Donated items include: 

  • Wooden bassinet for babies 
  • Bilirubin light for infants 
  • Gynecology/obstetric delivery bed 
  • Isolette for babies 
  • Recliner 
  • Wheelchair 
  • Electronic vital signs machines  
  • Intravenous (IV) pumps 
  • Linen/utility carts 
  • Medication carts 
  • Workstations (computers) on wheels  
  • Papoose baby boards 
  • IV poles 

“The donated equipment will enhance the clinical and critical thinking skills of our graduates so that they are prepared to meet the needs of their patients,” Laura Clayton, Dean of Fairmont State’s College of Nursing said.  

Fairmont Medical Center donation to Fairmont State University. (From left to right) Aaron Yanuzo, Fairmont Medical Center vice president of support services; Mirta Martin, Ph.D., Fairmont State University president; Laura Mileto, R.N., Fairmont Medical Center clinical preceptor; Cari Morgan, M.B.A., B.S.N., R.N, N.E.-B.C., Fairmont Medical Center director of nursing; Laura Clayton, Ph.D., R.N., C.N.E., dean of the Fairmont State University College of Nursing; and Jenny Wilson, B.S.N., R.N., Fairmont State University professor of Nursing and Skills Lab coordinator (Courtesy: WVU Medicine)

In the lab, students use the equipment on life-sized robotic mannequins and act out real-life scenarios that they may have to complete in their post-graduation careers. A faculty member acts as the voice of the mannequins as it simulates body functions. While the students respond, their interactions are videotaped, which is later used by faculty to review the students’ work with them.  

Fairmont State University (WBOY Image)

Fairmont Medical Center removes equipment from its hospital when it reaches its clinical lifespan to upgrade to the latest technology for their patients.

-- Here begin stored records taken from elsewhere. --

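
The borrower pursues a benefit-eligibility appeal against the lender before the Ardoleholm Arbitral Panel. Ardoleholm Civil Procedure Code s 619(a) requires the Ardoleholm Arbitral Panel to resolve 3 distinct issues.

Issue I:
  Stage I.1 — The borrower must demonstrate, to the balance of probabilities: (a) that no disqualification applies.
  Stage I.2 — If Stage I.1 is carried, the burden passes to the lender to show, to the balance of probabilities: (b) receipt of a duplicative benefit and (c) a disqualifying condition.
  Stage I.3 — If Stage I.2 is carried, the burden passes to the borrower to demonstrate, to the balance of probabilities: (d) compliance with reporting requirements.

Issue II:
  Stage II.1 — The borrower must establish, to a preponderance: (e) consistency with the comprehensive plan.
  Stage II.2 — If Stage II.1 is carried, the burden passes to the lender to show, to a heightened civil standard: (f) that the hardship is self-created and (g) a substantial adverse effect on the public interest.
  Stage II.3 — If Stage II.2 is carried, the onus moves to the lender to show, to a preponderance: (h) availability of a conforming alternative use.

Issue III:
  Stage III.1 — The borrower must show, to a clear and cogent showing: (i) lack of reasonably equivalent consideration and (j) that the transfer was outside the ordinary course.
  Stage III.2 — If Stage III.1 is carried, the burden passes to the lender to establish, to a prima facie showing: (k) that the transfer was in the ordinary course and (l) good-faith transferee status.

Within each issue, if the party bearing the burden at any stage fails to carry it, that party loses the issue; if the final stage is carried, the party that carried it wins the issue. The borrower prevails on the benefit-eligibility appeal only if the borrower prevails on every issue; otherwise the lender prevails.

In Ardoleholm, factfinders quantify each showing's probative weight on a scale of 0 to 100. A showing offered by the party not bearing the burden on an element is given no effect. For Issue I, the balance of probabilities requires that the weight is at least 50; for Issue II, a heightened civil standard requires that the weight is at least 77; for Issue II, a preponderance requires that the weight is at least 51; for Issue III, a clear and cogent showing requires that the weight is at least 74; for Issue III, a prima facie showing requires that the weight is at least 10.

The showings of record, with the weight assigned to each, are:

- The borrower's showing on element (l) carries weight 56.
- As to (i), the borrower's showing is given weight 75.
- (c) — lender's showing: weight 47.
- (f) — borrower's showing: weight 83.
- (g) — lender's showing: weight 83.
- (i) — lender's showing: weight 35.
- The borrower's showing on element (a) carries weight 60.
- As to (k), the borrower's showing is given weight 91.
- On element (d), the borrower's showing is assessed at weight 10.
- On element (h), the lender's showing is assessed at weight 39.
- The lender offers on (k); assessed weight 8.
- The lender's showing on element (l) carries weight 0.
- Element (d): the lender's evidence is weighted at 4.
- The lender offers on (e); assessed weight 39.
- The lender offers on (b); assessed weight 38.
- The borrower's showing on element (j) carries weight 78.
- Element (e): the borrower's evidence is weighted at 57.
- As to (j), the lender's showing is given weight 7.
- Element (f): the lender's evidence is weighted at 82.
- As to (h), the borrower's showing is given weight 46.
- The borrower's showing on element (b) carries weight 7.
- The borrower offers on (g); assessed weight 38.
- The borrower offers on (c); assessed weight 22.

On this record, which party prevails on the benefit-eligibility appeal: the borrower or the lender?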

However, the equipment can still be used by students who are not in direct patient care. 

“Having updated equipment in our simulation lab is critical to the university so that we are able to fully educate our nurses and provide our students the opportunity to take part in medical scenarios that they typically would otherwise not be exposed to during their education in a regular hospital setting,” Dr. Mirta Martin, President of Fairmont State University said. “We’re very grateful to our partners who constantly invest in Fairmont State University.”

“It can ultimately produce better quality, better patient care, a better experience for nursing students as they grow in their education,” Aaron Yanuzo, Fairmont Medical Center vice president of operations, said about the advancement of Fairmont State’s Simulation Lab. “So, for us it’s partnering with them and being able to help them ingrate with us and become nurses of the future.” 

Yanuzo also added that the hospital often wants to partner with Fairmont State because they are one of the leading nursing schools in West Virginia.  

“A lot of those students stay within West Virginia … it’s a perfect relationship with us being across the parking lot from one another to build more and more that relationship over time,” Yanuzo said. “So, it’s just the beginning of things that were working on with them.” 

WVU Medicine Fairmont Medical Center (WBOY Image)

Governor Jim Justice has previously spoken about the nursing shortage in West Virginia and announced a $48 million program in December to aggressively recruit staff, and train more and more nurses. 
 
“Last year alone, 1,700 West Virginia nurses didn’t renew their license, and 68% of them said the reason they didn’t is because they were just plain tired,” Gov. Justice said in his COVID-19 pandemic news briefing on Dec 21. “Our hospitals are overrun and understaffed. That’s why we need to start this program.”